The students get up to leave the auditorium for their next class.
The auditorium doors won’t open.
Someone starts shooting.
Told over the span of 54 harrowing minutes from four different perspectives, terror reigns as one student’s calculated revenge turns into the ultimate game of survival.
This is Where It Ends came to my attention via some friends on Tumblr, who were all raving about how amazing the book was. Because of this, I went into it with some pretty high expectations, although I fully believed my reading experience would be different than there, simply because I’m a teacher and this is something I’ve thought about because school shootings have become more and more rampant here in the US. Unfortunately for me, this book did not achieve the amazingness that others claimed it had for them. While I definitely feel like this is a book that needed to be written, I feel like it failed in its telling, at least for me personally. I will try to tell you why below, although be aware that – even almost two weeks after reading this – my thoughts are still quite jumbled and hard to sort out coherently.

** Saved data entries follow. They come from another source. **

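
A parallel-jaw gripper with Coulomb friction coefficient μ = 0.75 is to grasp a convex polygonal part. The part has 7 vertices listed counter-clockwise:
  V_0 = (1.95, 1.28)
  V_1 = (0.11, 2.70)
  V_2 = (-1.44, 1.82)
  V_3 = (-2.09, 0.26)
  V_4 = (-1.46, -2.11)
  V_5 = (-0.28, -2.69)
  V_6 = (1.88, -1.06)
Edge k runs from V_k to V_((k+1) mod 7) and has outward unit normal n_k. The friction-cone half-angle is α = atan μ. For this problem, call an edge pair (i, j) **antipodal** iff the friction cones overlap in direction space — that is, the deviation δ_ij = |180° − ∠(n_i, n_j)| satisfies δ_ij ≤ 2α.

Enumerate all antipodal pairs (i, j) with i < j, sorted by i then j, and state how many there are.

α = atan 0.75 = 36.87°;  2α = 73.74°
n_0 = (+0.6110, +0.7917)
n_1 = (-0.4937, +0.8696)
n_2 = (-0.9231, +0.3846)
n_3 = (-0.9664, -0.2569)
n_4 = (-0.4411, -0.8974)
n_5 = (+0.6024, -0.7982)
n_6 = (+0.9996, -0.0299)
  (0,1): δ = 112.76°  ·
  (0,2): δ = 74.96°  ·
  (0,3): δ = 37.45°  ✓
  (0,4): δ = 11.48°  ✓
  (0,5): δ = 74.70°  ·
  (0,6): δ = 125.95°  ·
  (1,2): δ = 142.21°  ·
  (1,3): δ = 104.70°  ·
  (1,4): δ = 55.76°  ✓
  (1,5): δ = 7.45°  ✓
  (1,6): δ = 58.70°  ✓
  (2,3): δ = 142.49°  ·
  (2,4): δ = 93.56°  ·
  (2,5): δ = 30.34°  ✓
  (2,6): δ = 20.91°  ✓
  (3,4): δ = 131.06°  ·
  (3,5): δ = 67.85°  ✓
  (3,6): δ = 16.60°  ✓
  (4,5): δ = 116.79°  ·
  (4,6): δ = 65.54°  ✓
  (5,6): δ = 128.75°  ·
antipodal pairs: 10

count = 10; pairs: (0,3), (0,4), (1,4), (1,5), (1,6), (2,5), (2,6), (3,5), (3,6), (4,6)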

First of all, this book is told through multiple viewpoints. The shooter feels like each of these characters has done something to him personally, and – I hate to say this – but I can sort of see where he’s coming from. He is clearly suffering from some type of mental illness, and has had little to no support from anyone after the death of his mother. I am NOT saying that anyone deserved what happened to them – there is never a reason to go into a school and open fire on students, most of which quite obviously hadn’t done anything – but there were clear indicators that he wasn’t okay, and, as a teacher, that’s the part that really hit me the hardest. However, I feel like it was precisely because the book is told through these characters’ viewpoints that the book didn’t work for me. I think it would have been a much more powerful read if we could have heard from some of the kids who didn’t know the shooter, and didn’t know what he’d been going through. I dunno. That part of the book just fell flat for me.
There are also timestamps in this book, which are supposed to help with the urgency of the situation, and help the reader stay engaged. And I do want to say that, while I didn’t love this book, it was a quick read, and I was definitely interested in seeing how things would turn out. But there wasn’t the “must keep reading” feeling from this book for me, either. I saw someone else say that this was a case of an author with a great idea who struggled to bring it to fruition, and I kind of agree. I think all of the elements were there, but I just wasn’t connected to any of the characters, which didn’t help with my overall feelings.
All in all, I think this book is worth a read. I also want to say that several people did love it – it totally worked for them – and I am kind of the odd bird. But overall I think the focus of this book was on the wrong characters, and the action and suspense weren’t as gripping as it should – and could – have been. However, feel free to take all of this with a grain of salt! If you’re curious at all, I’d recommend you give it a read just so you can see how you feel for yourself.
An e-galley was provided by the publisher via NetGalley in exchange for an honest review.